L’évaluation ONSD par échographie présente plusieurs avantages distincts par rapport aux méthodes alternatives. Comparée à la surveillance invasive de la PII, elle signifie l’absence de complications de la procédure (infection ou hémorragie). Comparée à la tomodensitométrie et à l’IRM, elle peut être réalisée au chevet du patient, est reproductible, peu coûteuse, portable et ne nécessite ni radiation ni transport du patient. De plus, la mesure ONSD permet de surveiller dynamiquement et en série, ce qui est particulièrement utile chez les patients atteints d’états neurologiques instables en état critique et présentant une condition en évolutionrapide 8,9,10. Des recherches antérieures ont montré que l’ONSD est fortement corrélée à un ICP élevé et constitue un facteur pronostique chez les patients atteints de traumatismes crâniens et d’arrêtscardiaques 11,12. Néanmoins, l’imprécision des méthodes de mesure et l’absence de procédures unifiées ont contribué à son absence dans l’usage clinique.
Dans la littérature plus large, l’ONSD est désormais identifiée comme un biomarqueur non invasif précis de l’hypertension intracrânienne, avec des revues systématiques et des méta-analyses montrant une bonne précision diagnostique dans la mesure d’une ICPélevée 13, 14, 15. Cependant, elle n’a pas été étudiée de manière exhaustive comme prédicteur du déficit cognitif après réanimation, notamment en ce qui concerne les mesures en série et les méthodes standard d’acquisition.
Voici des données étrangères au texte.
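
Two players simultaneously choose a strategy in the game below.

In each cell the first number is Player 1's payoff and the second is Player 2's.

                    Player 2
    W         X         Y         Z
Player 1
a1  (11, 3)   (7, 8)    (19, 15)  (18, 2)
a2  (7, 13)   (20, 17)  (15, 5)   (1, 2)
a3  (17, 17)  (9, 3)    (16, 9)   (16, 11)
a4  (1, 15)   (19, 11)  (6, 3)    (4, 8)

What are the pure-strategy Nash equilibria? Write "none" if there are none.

Player 1 against W: payoffs 11, 7, 17, 1 → best response a3.
Player 1 against X: payoffs 7, 20, 9, 19 → best response a2.
Player 1 against Y: payoffs 19, 15, 16, 6 → best response a1.
Player 1 against Z: payoffs 18, 1, 16, 4 → best response a1.
Player 2 against a1: payoffs 3, 8, 15, 2 → best response Y.
Player 2 against a2: payoffs 13, 17, 5, 2 → best response X.
Player 2 against a3: payoffs 17, 3, 9, 11 → best response W.
Player 2 against a4: payoffs 15, 11, 3, 8 → best response W.
Mutual best responses: (a1, Y); (a2, X); (a3, W).

(a1, Y); (a2, X); (a3, W)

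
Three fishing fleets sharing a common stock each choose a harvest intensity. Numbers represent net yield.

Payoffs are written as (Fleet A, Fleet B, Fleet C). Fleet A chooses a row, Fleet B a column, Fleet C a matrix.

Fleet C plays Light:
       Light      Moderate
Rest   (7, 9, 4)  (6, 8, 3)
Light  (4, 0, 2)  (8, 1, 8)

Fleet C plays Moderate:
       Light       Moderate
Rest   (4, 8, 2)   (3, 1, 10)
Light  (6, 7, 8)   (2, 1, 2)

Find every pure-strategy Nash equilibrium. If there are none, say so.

The pure Nash equilibria are (Rest, Light, Light), (Light, Light, Moderate), (Light, Moderate, Light).

Fleet A against (Light, Light): payoffs 7, 4 → best response Rest.
Fleet A against (Light, Moderate): payoffs 4, 6 → best response Light.
Fleet A against (Moderate, Light): payoffs 6, 8 → best response Light.
Fleet A against (Moderate, Moderate): payoffs 3, 2 → best response Rest.
Fleet B against (Rest, Light): payoffs 9, 8 → best response Light.
Fleet B against (Rest, Moderate): payoffs 8, 1 → best response Light.
Fleet B against (Light, Light): payoffs 0, 1 → best response Moderate.
Fleet B against (Light, Moderate): payoffs 7, 1 → best response Light.
Fleet C against (Rest, Light): payoffs 4, 2 → best response Light.
Fleet C against (Rest, Moderate): payoffs 3, 10 → best response Moderate.
Fleet C against (Light, Light): payoffs 2, 8 → best response Moderate.
Fleet C against (Light, Moderate): payoffs 8, 2 → best response Light.
Mutual best responses: (Rest, Light, Light); (Light, Light, Moderate); (Light, Moderate, Light).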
Cette approche est particulièrement applicable aux cliniciens en milieu d’urgence et de soins critiques nécessitant un instrument rapide, reproductible et non invasif pour évaluer l’état neurologique précoce. Elle est particulièrement utile dans les cas où la neuroimagerie sophistiquée ou la surveillance invasive ne sont pas facilement accessibles et praticables. Néanmoins, une formation précise de l’opérateur, en suivant des procédures de mesure standardisées et en tenant compte des facteurs de confusion, y compris la pathologie orbitaire ou l’œdème, est nécessaire pour atteindre la précision et la reproductibilité de la mesure. Ainsi, l’objectif de l’étude est de standardiser l’utilisation de l’ONSD par échographie et de déterminer son potentiel clinique en tant que variable pronostique au chevet du patient évaluant la prévisibilité du trouble cognitif chez les patients post-réanimation en réanimation.